Students are awarded for their behaviors during our monthly awards assembly - Rascal Rally. Each month we recognize a student from each class for representing each months focus, being the student of the month, and or receiving a teacher choice award, a Rascal Award!
MEET OUR COUNSELOR
La Rosa School is committed to student needs. Our Care Counselor, Veronica Mentar works with students’ emotional and social needs. She is dedicated to helping our young students develop a secure self-concept and positive relationships with other students and staff.
Students may request to see the counselor during the school day to help resolve issues. Students may also be referred to the counselor at the request of a parent or staff member. If a family situation may be causing difficulties at school, parents are urged to contact the teacher for an appointment.
Contact Ms. Mentar at email@example.com
For February, I will be visiting classrooms and discussing conflict resolution. I will be teaching the strategy “Talk it Out” which includes the important practice of using “I” statements. I want to provide you with ways to teach your children how to deal with conflict so you can support them at home.
1. Tackle feelings first - As parents, it is important to guide your child to a place emotionally where they can think before they act. Parents can start by helping children identify the emotions they are having. Visual feeling charts, a visual stoplight and/or an emotion thermometer can be helpful tools to help children identify what they are feeling and decide whether they need to calm down before proceeding. When emotions are still too big, it is not the right time to solve the conflict. The important thing is helping children come up with a toolbox of coping skills to use if they need to calm down in the heat of the moment.
2. Pinpoint the source of the conflict - Once the big emotions have calmed down, the next step is to figure out exactly what the problem is. Sometimes, younger children don’t have the emotional awareness to identify the original source of the conflict. They might need your help to understand why they are fighting. Helping kids get to the root of the issue will make it easier for them to resolve what is actually wrong.

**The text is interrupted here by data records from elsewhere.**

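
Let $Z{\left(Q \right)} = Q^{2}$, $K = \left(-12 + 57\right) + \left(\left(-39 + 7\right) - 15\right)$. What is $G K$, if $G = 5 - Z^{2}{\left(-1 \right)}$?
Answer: $-8$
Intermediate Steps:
$K = -2$ ($K = 45 - 47 = -2$)
$G = 4$ ($G = 5 - \left(\left(-1\right)^{2}\right)^{2} = 5 - 1^{2} = 5 - 1 = 4$)
$G K = 4 \left(-2\right) = -8$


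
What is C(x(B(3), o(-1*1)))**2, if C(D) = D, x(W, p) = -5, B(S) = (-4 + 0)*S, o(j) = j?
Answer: 25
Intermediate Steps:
B(S) = -4*S
C(x(B(3), o(-1*1)))**2 = (-5)**2 = 25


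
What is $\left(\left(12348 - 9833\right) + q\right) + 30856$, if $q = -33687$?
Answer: $-316$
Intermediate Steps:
$\left(\left(12348 - 9833\right) + q\right) + 30856 = \left(\left(12348 - 9833\right) - 33687\right) + 30856 = \left(2515 - 33687\right) + 30856 = -31172 + 30856 = -316$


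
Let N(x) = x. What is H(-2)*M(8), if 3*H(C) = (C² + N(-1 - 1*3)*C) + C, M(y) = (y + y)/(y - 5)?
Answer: 160/9 ≈ 17.778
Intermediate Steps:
M(y) = 2*y/(-5 + y) (M(y) = (2*y)/(-5 + y) = 2*y/(-5 + y))
H(C) = -C + C²/3 (H(C) = ((C² + (-1 - 1*3)*C) + C)/3 = ((C² + (-1 - 3)*C) + C)/3 = ((C² - 4*C) + C)/3 = (C² - 3*C)/3 = -C + C²/3)
H(-2)*M(8) = ((⅓)*(-2)*(-3 - 2))*(2*8/(-5 + 8)) = ((⅓)*(-2)*(-5))*(2*8/3) = 10*(2*8*(⅓))/3 = (10/3)*(16/3) = 160/9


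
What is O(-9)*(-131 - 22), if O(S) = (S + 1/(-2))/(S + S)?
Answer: -323/4 ≈ -80.750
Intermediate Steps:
O(S) = (-1/2 + S)/(2*S) (O(S) = (S - 1/2)/((2*S)) = (-1/2 + S)*(1/(2*S)) = (-1/2 + S)/(2*S))
O(-9)*(-131 - 22) = ((1/4)*(-1 + 2*(-9))/(-9))*(-131 - 22) = ((1/4)*(-1/9)*(-1 - 18))*(-153) = ((1/4)*(-1/9)*(-19))*(-153) = (19/36)*(-153) = -323/4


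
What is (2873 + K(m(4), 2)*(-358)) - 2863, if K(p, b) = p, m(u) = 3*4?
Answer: -4286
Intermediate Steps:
m(u) = 12
(2873 + K(m(4), 2)*(-358)) - 2863 = (2873 + 12*(-358)) - 2863 = (2873 - 4296) - 2863 = -1423 - 2863 = -4286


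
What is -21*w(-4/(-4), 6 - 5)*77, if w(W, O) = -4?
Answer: 6468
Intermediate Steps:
-21*w(-4/(-4), 6 - 5)*77 = -21*(-4)*77 = 84*77 = 6468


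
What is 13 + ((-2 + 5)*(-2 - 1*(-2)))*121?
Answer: 13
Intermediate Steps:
13 + ((-2 + 5)*(-2 - 1*(-2)))*121 = 13 + (3*(-2 + 2))*121 = 13 + (3*0)*121 = 13 + 0*121 = 13 + 0 = 13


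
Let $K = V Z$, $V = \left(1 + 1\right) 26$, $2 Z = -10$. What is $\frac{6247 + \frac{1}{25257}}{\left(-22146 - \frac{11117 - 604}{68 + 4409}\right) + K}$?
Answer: $- \frac{141276641792}{506767434795} \approx -0.27878$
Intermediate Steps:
$Z = -5$ ($Z = \frac{1}{2} \left(-10\right) = -5$)
$V = 52$ ($V = 2 \cdot 26 = 52$)
$K = -260$ ($K = 52 \left(-5\right) = -260$)
$\frac{6247 + \frac{1}{25257}}{\left(-22146 - \frac{11117 - 604}{68 + 4409}\right) + K} = \frac{6247 + \frac{1}{25257}}{\left(-22146 - \frac{11117 - 604}{68 + 4409}\right) - 260} = \frac{6247 + \frac{1}{25257}}{\left(-22146 - \frac{10513}{4477}\right) - 260} = \frac{157780480}{25257 \left(\left(-22146 - 10513 \cdot \frac{1}{4477}\right) - 260\right)} = \frac{157780480}{25257 \left(\left(-22146 - \frac{10513}{4477}\right) - 260\right)} = \frac{157780480}{25257 \left(- \frac{99158155}{4477} - 260\right)} = \frac{157780480}{25257 \left(- \frac{100322175}{4477}\right)} = \frac{157780480}{25257} \left(- \frac{4477}{100322175}\right) = - \frac{141276641792}{506767434795}$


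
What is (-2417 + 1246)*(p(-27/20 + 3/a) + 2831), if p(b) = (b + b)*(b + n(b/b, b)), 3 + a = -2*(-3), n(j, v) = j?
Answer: -662913639/200 ≈ -3.3146e+6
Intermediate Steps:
a = 3 (a = -3 - 2*(-3) = -3 + 6 = 3)
p(b) = 2*b*(1 + b) (p(b) = (b + b)*(b + b/b) = (2*b)*(b + 1) = (2*b)*(1 + b) = 2*b*(1 + b))
(-2417 + 1246)*(p(-27/20 + 3/a) + 2831) = (-2417 + 1246)*(2*(-27/20 + 3/3)*(1 + (-27/20 + 3/3)) + 2831) = -1171*(2*(-27*1/20 + 3*(1/3))*(1 + (-27*1/20 + 3*(1/3))) + 2831) = -1171*(2*(-27/20 + 1)*(1 + (-27/20 + 1)) + 2831) = -1171*(2*(-7/20)*(1 - 7/20) + 2831) = -1171*(2*(-7/20)*(13/20) + 2831) = -1171*(-91/200 + 2831) = -1171*566109/200 = -662913639/200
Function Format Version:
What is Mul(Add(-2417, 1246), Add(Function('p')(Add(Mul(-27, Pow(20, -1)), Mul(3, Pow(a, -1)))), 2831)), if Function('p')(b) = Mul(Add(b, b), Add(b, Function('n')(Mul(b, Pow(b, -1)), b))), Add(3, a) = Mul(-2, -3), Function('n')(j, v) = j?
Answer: Rational(-662913639, 200) ≈ -3.3146e+6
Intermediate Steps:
a = 3 (a = Add(-3, Mul(-2, -3)) = Add(-3, 6) = 3)
Function('p')(b) = Mul(2, b, Add(1, b)) (Function('p')(b) = Mul(Add(b, b), Add(b, Mul(b, Pow(b, -1)))) = Mul(Mul(2, b), Add(b, 1)) = Mul(Mul(2, b), Add(1, b)) = Mul(2, b, Add(1, b)))
Mul(Add(-2417, 1246), Add(Function('p')(Add(Mul(-27, Pow(20, -1)), Mul(3, Pow(a, -1)))), 2831)) = Mul(Add(-2417, 1246), Add(Mul(2, Add(Mul(-27, Pow(20, -1)), Mul(3, Pow(3, -1))), Add(1, Add(Mul(-27, Pow(20, -1)), Mul(3, Pow(3, -1))))), 2831)) = Mul(-1171, Add(Mul(2, Add(Mul(-27, Rational(1, 20)), Mul(3, Rational(1, 3))), Add(1, Add(Mul(-27, Rational(1, 20)), Mul(3, Rational(1, 3))))), 2831)) = Mul(-1171, Add(Mul(2, Add(Rational(-27, 20), 1), Add(1, Add(Rational(-27, 20), 1))), 2831)) = Mul(-1171, Add(Mul(2, Rational(-7, 20), Add(1, Rational(-7, 20))), 2831)) = Mul(-1171, Add(Mul(2, Rational(-7, 20), Rational(13, 20)), 2831)) = Mul(-1171, Add(Rational(-91, 200), 2831)) = Mul(-1171, Rational(566109, 200)) = Rational(-662913639, 200)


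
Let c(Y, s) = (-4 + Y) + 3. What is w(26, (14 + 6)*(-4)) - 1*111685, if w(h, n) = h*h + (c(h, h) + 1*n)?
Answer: -111064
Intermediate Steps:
c(Y, s) = -1 + Y
w(h, n) = -1 + h + n + h**2 (w(h, n) = h*h + ((-1 + h) + 1*n) = h**2 + ((-1 + h) + n) = h**2 + (-1 + h + n) = -1 + h + n + h**2)
w(26, (14 + 6)*(-4)) - 1*111685 = (-1 + 26 + (14 + 6)*(-4) + 26**2) - 1*111685 = (-1 + 26 + 20*(-4) + 676) - 111685 = (-1 + 26 - 80 + 676) - 111685 = 621 - 111685 = -111064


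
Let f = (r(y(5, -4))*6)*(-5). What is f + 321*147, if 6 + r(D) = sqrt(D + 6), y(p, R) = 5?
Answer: 47367 - 30*sqrt(11) ≈ 47268.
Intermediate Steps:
r(D) = -6 + sqrt(6 + D) (r(D) = -6 + sqrt(D + 6) = -6 + sqrt(6 + D))
f = 180 - 30*sqrt(11) (f = ((-6 + sqrt(6 + 5))*6)*(-5) = ((-6 + sqrt(11))*6)*(-5) = (-36 + 6*sqrt(11))*(-5) = 180 - 30*sqrt(11) ≈ 80.501)
f + 321*147 = (180 - 30*sqrt(11)) + 321*147 = (180 - 30*sqrt(11)) + 47187 = 47367 - 30*sqrt(11)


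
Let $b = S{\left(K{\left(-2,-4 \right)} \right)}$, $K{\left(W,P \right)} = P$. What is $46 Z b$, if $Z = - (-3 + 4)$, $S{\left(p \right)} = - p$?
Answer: $-184$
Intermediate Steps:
$Z = -1$ ($Z = \left(-1\right) 1 = -1$)
$b = 4$ ($b = \left(-1\right) \left(-4\right) = 4$)
$46 Z b = 46 \left(-1\right) 4 = \left(-46\right) 4 = -184$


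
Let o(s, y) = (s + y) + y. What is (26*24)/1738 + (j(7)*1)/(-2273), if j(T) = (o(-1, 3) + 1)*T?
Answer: 672678/1975237 ≈ 0.34056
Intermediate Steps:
o(s, y) = s + 2*y
j(T) = 6*T (j(T) = ((-1 + 2*3) + 1)*T = ((-1 + 6) + 1)*T = (5 + 1)*T = 6*T)
(26*24)/1738 + (j(7)*1)/(-2273) = (26*24)/1738 + ((6*7)*1)/(-2273) = 624*(1/1738) + (42*1)*(-1/2273) = 312/869 + 42*(-1/2273) = 312/869 - 42/2273 = 672678/1975237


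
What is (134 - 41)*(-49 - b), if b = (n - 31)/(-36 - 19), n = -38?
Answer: -257052/55 ≈ -4673.7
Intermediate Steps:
b = 69/55 (b = (-38 - 31)/(-36 - 19) = -69/(-55) = -69*(-1/55) = 69/55 ≈ 1.2545)
(134 - 41)*(-49 - b) = (134 - 41)*(-49 - 1*69/55) = 93*(-49 - 69/55) = 93*(-2764/55) = -257052/55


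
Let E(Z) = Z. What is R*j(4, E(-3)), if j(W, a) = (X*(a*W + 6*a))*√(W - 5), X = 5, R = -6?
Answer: 900*I ≈ 900.0*I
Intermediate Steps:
j(W, a) = √(-5 + W)*(30*a + 5*W*a) (j(W, a) = (5*(a*W + 6*a))*√(W - 5) = (5*(W*a + 6*a))*√(-5 + W) = (5*(6*a + W*a))*√(-5 + W) = (30*a + 5*W*a)*√(-5 + W) = √(-5 + W)*(30*a + 5*W*a))
R*j(4, E(-3)) = -30*(-3)*√(-5 + 4)*(6 + 4) = -30*(-3)*√(-1)*10 = -30*(-3)*I*10 = -(-900)*I = 900*I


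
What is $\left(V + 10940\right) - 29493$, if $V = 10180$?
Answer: $-8373$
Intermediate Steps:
$\left(V + 10940\right) - 29493 = \left(10180 + 10940\right) - 29493 = 21120 - 29493 = -8373$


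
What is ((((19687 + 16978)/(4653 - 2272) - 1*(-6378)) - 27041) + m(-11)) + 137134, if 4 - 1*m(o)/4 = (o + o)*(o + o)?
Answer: 272782596/2381 ≈ 1.1457e+5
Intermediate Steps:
m(o) = 16 - 16*o² (m(o) = 16 - 4*(o + o)*(o + o) = 16 - 4*2*o*2*o = 16 - 16*o²)
((((19687 + 16978)/(4653 - 2272) - 1*(-6378)) - 27041) + m(-11)) + 137134 = ((((19687 + 16978)/(4653 - 2272) - 1*(-6378)) - 27041) + (16 - 16*(-11)²)) + 137134 = (((36665/2381 + 6378) - 27041) + (16 - 16*121)) + 137134 = (((36665*(1/2381) + 6378) - 27041) + (16 - 1936)) + 137134 = (((36665/2381 + 6378) - 27041) - 1920) + 137134 = ((15222683/2381 - 27041) - 1920) + 137134 = (-49161938/2381 - 1920) + 137134 = -53733458/2381 + 137134 = 272782596/2381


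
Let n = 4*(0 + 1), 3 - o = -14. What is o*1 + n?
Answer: 21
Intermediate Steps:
o = 17 (o = 3 - 1*(-14) = 3 + 14 = 17)
n = 4 (n = 4*1 = 4)
o*1 + n = 17*1 + 4 = 17 + 4 = 21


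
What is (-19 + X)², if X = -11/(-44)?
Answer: 5625/16 ≈ 351.56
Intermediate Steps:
X = ¼ (X = -11*(-1/44) = ¼ ≈ 0.25000)
(-19 + X)² = (-19 + ¼)² = (-75/4)² = 5625/16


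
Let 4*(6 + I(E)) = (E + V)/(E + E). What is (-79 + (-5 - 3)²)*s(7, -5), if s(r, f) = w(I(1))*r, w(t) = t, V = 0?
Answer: 4935/8 ≈ 616.88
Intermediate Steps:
I(E) = -47/8 (I(E) = -6 + ((E + 0)/(E + E))/4 = -6 + (E/((2*E)))/4 = -6 + (E*(1/(2*E)))/4 = -6 + (¼)*(½) = -6 + ⅛ = -47/8)
s(r, f) = -47*r/8
(-79 + (-5 - 3)²)*s(7, -5) = (-79 + (-5 - 3)²)*(-47/8*7) = (-79 + (-8)²)*(-329/8) = (-79 + 64)*(-329/8) = -15*(-329/8) = 4935/8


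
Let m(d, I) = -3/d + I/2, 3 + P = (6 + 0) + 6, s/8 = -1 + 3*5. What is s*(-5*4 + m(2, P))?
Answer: -1904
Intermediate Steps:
s = 112 (s = 8*(-1 + 3*5) = 8*(-1 + 15) = 8*14 = 112)
P = 9 (P = -3 + ((6 + 0) + 6) = -3 + (6 + 6) = -3 + 12 = 9)
m(d, I) = I/2 - 3/d (m(d, I) = -3/d + I*(½) = -3/d + I/2 = I/2 - 3/d)
s*(-5*4 + m(2, P)) = 112*(-5*4 + ((½)*9 - 3/2)) = 112*(-20 + (9/2 - 3*½)) = 112*(-20 + (9/2 - 3/2)) = 112*(-20 + 3) = 112*(-17) = -1904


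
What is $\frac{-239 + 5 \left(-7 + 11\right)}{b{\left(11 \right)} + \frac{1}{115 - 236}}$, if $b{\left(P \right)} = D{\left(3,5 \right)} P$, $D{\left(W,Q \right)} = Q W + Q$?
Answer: $- \frac{8833}{8873} \approx -0.99549$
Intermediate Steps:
$D{\left(W,Q \right)} = Q + Q W$
$b{\left(P \right)} = 20 P$ ($b{\left(P \right)} = 5 \left(1 + 3\right) P = 5 \cdot 4 P = 20 P$)
$\frac{-239 + 5 \left(-7 + 11\right)}{b{\left(11 \right)} + \frac{1}{115 - 236}} = \frac{-239 + 5 \left(-7 + 11\right)}{20 \cdot 11 + \frac{1}{115 - 236}} = \frac{-239 + 5 \cdot 4}{220 + \frac{1}{-121}} = \frac{-239 + 20}{220 - \frac{1}{121}} = - \frac{219}{\frac{26619}{121}} = \left(-219\right) \frac{121}{26619} = - \frac{8833}{8873}$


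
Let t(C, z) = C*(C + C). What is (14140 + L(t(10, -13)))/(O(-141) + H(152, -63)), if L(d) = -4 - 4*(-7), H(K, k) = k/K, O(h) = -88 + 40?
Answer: -2152928/7359 ≈ -292.56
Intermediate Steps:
O(h) = -48
t(C, z) = 2*C**2 (t(C, z) = C*(2*C) = 2*C**2)
L(d) = 24 (L(d) = -4 + 28 = 24)
(14140 + L(t(10, -13)))/(O(-141) + H(152, -63)) = (14140 + 24)/(-48 - 63/152) = 14164/(-48 - 63*1/152) = 14164/(-48 - 63/152) = 14164/(-7359/152) = 14164*(-152/7359) = -2152928/7359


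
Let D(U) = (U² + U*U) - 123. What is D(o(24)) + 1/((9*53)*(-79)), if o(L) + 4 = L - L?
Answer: -3429154/37683 ≈ -91.000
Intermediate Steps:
o(L) = -4 (o(L) = -4 + (L - L) = -4 + 0 = -4)
D(U) = -123 + 2*U² (D(U) = (U² + U²) - 123 = 2*U² - 123 = -123 + 2*U²)
D(o(24)) + 1/((9*53)*(-79)) = (-123 + 2*(-4)²) + 1/((9*53)*(-79)) = (-123 + 2*16) + 1/(477*(-79)) = (-123 + 32) + 1/(-37683) = -91 - 1/37683 = -3429154/37683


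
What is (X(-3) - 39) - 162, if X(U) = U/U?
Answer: -200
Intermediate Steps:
X(U) = 1
(X(-3) - 39) - 162 = (1 - 39) - 162 = -38 - 162 = -200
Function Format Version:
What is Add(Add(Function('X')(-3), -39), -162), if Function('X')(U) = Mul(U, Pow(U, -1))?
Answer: -200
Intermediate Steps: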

3. Brainstorm solutions - Once children understand what the issue is, you can help them practice finding solutions. Little children will need a grown- up’s guidance here, but even older children can benefit from having someone to bounce ideas off of. Brainstorming several solutions and then putting your heads together to pick the best one is a good way to support your child’s problem solving. Here is an example of a way to structure this brainstorming discussion:
Problem Solving Baseball - This exercise takes children through the process of thinking up and evaluating possible action plans. So your child will “pitch” you the problem and then you go through the “bases” together. First base is “What’s my problem?”, Second base is “What are some potential options?”, Third base identifies the best options and Home Plate is “Am I safe or out?” Did I pick the right one? The object is to help children understand what is going to get them closest to their goal.
The tricky thing here is that it is hard to know what the best option really is. And that is okay! Let children know that the goal is to make your best effort, not to solve everything perfectly right away. Praise your child for trying these skills even if things didn’t work out as they had hoped.
4. Get some perspective - It is important for kids to practice taking a mental step back. Some tips may include, Think beyond this one incident - one behavior doesn’t always define an entire person. Encourage your children to consider the whole person and their relationship with that person. Put yourself in the other person’s shoes - Acknowledging what others are saying even if we don’t totally understand why they are feeling that way or don’t agree with the way that they are describing the situation is an important skill. Imagining what the other person is feeling is a great way to help children develop empathy. Consider the context - It is important for children to understand the time and place of the conflict and their relationship to the other person.
5. Practice effective communication - Children need to learn to communicate their feelings clearly, without lashing out or making accusations. Here are some strategies to guide them:
Using “I” statements to name feelings
Writing out talking points
Role-Playing with an adult
6. Model what you want to see - One of the most powerful things you can do to help your child learn conflict resolution is to show them how it is done. Seeing you succeed and make mistakes along the way shows them that solving conflicts can be done even if it is hard.